Tologuica Temporal range: Early Pleistocene (Middle Villafranchian) ~2.58–1.8 Ma PreꞒ Ꞓ O S D C P T J K Pg N ↓

Scientific classification
- Kingdom: Animalia
- Phylum: Chordata
- Class: Aves
- Order: Galliformes
- Family: Phasianidae
- Genus: †Tologuica Zelenkov & Kurochkin, 2008
- Type species: Tologuica aurorae Zelenkov & Kurochkin, 2008
- Other species: Tologuica karhui Zelenkov & Kurochkin, 2008;

= Tologuica =

Extinct genus of birds

Tologuica is an extinct genus of phasianid bird. The remains of both species belonging to the genus, T. aurorae and T. karhui, were discovered in Middle Miocene rocks of the Ööshin Formation, in Mongolia.

==History and naming==

The first remains attributed to Tologuica, including the holotype specimens of the two species, were collected in 1984 by Alexander Karhu in the Sharga locality of the Ööshin Formation, in the Govi-Altai Province of Mongolia. Additional materials were collected by Eugenia Sytshevskaya in 1995 and by Evgeny Kurochkin in 1997 in the same locality.
In 2008, Nikita Zelenkov and Kurochkin used those remains to describe a new genus and two new species of phasianid birds, Tologuica aurorae, the type species, and T. karhui.

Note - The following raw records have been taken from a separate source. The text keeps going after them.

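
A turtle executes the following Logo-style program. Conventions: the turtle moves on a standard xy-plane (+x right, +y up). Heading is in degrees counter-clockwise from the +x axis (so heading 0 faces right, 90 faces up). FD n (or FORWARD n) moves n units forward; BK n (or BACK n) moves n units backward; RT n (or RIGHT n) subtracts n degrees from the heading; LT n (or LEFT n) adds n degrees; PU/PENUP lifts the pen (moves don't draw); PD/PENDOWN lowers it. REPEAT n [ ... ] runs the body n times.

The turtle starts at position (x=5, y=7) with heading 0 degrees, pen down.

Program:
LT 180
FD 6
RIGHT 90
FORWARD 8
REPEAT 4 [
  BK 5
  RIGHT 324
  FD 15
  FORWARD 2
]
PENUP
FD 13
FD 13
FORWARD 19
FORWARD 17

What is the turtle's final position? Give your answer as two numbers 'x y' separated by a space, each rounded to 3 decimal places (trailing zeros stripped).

Executing turtle program step by step:
Start: pos=(5,7), heading=0, pen down
LT 180: heading 0 -> 180
FD 6: (5,7) -> (-1,7) [heading=180, draw]
RT 90: heading 180 -> 90
FD 8: (-1,7) -> (-1,15) [heading=90, draw]
REPEAT 4 [
  -- iteration 1/4 --
  BK 5: (-1,15) -> (-1,10) [heading=90, draw]
  RT 324: heading 90 -> 126
  FD 15: (-1,10) -> (-9.817,22.135) [heading=126, draw]
  FD 2: (-9.817,22.135) -> (-10.992,23.753) [heading=126, draw]
  -- iteration 2/4 --
  BK 5: (-10.992,23.753) -> (-8.053,19.708) [heading=126, draw]
  RT 324: heading 126 -> 162
  FD 15: (-8.053,19.708) -> (-22.319,24.343) [heading=162, draw]
  FD 2: (-22.319,24.343) -> (-24.221,24.961) [heading=162, draw]
  -- iteration 3/4 --
  BK 5: (-24.221,24.961) -> (-19.466,23.416) [heading=162, draw]
  RT 324: heading 162 -> 198
  FD 15: (-19.466,23.416) -> (-33.732,18.781) [heading=198, draw]
  FD 2: (-33.732,18.781) -> (-35.634,18.163) [heading=198, draw]
  -- iteration 4/4 --
  BK 5: (-35.634,18.163) -> (-30.879,19.708) [heading=198, draw]
  RT 324: heading 198 -> 234
  FD 15: (-30.879,19.708) -> (-39.696,7.573) [heading=234, draw]
  FD 2: (-39.696,7.573) -> (-40.871,5.955) [heading=234, draw]
]
PU: pen up
FD 13: (-40.871,5.955) -> (-48.512,-4.562) [heading=234, move]
FD 13: (-48.512,-4.562) -> (-56.154,-15.08) [heading=234, move]
FD 19: (-56.154,-15.08) -> (-67.321,-30.451) [heading=234, move]
FD 17: (-67.321,-30.451) -> (-77.314,-44.204) [heading=234, move]
Final: pos=(-77.314,-44.204), heading=234, 14 segment(s) drawn

Answer: -77.314 -44.204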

The etymology of the genus name, Tologuica, is intentionally not precised, although the name is feminine. The species name of the type species, aurorae, refers to Aurora, the Roman goddess of the dawn. The species name of T. karhui honours the Russian paleoornithologist Alexander Karhu, who first collected the remains associated with the genus.

==Species==

===T. aurorae===

T. aurorae is the type species of the genus. Its holotype is PIN, no. 4869/3, a well-preserved left coracoid bone collected in 1984 in Sharga by Karhu. The species is also known from several other fragmentary and isolated bones, such as other coracoids, a carpometacarpus and the outer extremity of a tarsometatarsus. The anatomy of the bones was notably more gracile than those of T. karhui, the holotype coracoid being markedly more slender, and the assigned carpometacarpus was much smaller.

===T. karhui===

T. karhui comes from the same deposits and the same horizon than T. aurorae. Its holotype is PIN, no. 4869/63, a complete coracoid bone. It is also known from several fragmentary coracoids, a carpometacarpus, and both extremities of a tarsometatarsus. The coracoids and carpometacarpus were noticeably more robust than those of T. aurorae.

===T. sp.===

A number of bones discovered in the Sharga locality were associated to the genus, such as a fragment of the sternum, a fragmentary scapula, several radii and the distal extremity of a tibiotarsus. The fragmentary nature of these remains, as well as the incomplete status of the remains associated with both species hindered their association to a specific species within Tologuica.

==Taxonomy==

Several shared similarities in its osteology places this genus in close relationships with the extinct landfowls genera Palaeocryptonyx and Palaeortyx, although the structure of the hypotarsus evocates the Pliocene genus Plioperdix.

==Paleobiology==

Tologuica had a carpometacarpus noticeably elongated, indicating it had better flight abilities than modern landfowls, such as members of the genera Ammoperdix and Coturnix. Another, larger phasianid, speculated to be related to Tologuica, is also known from the same locality.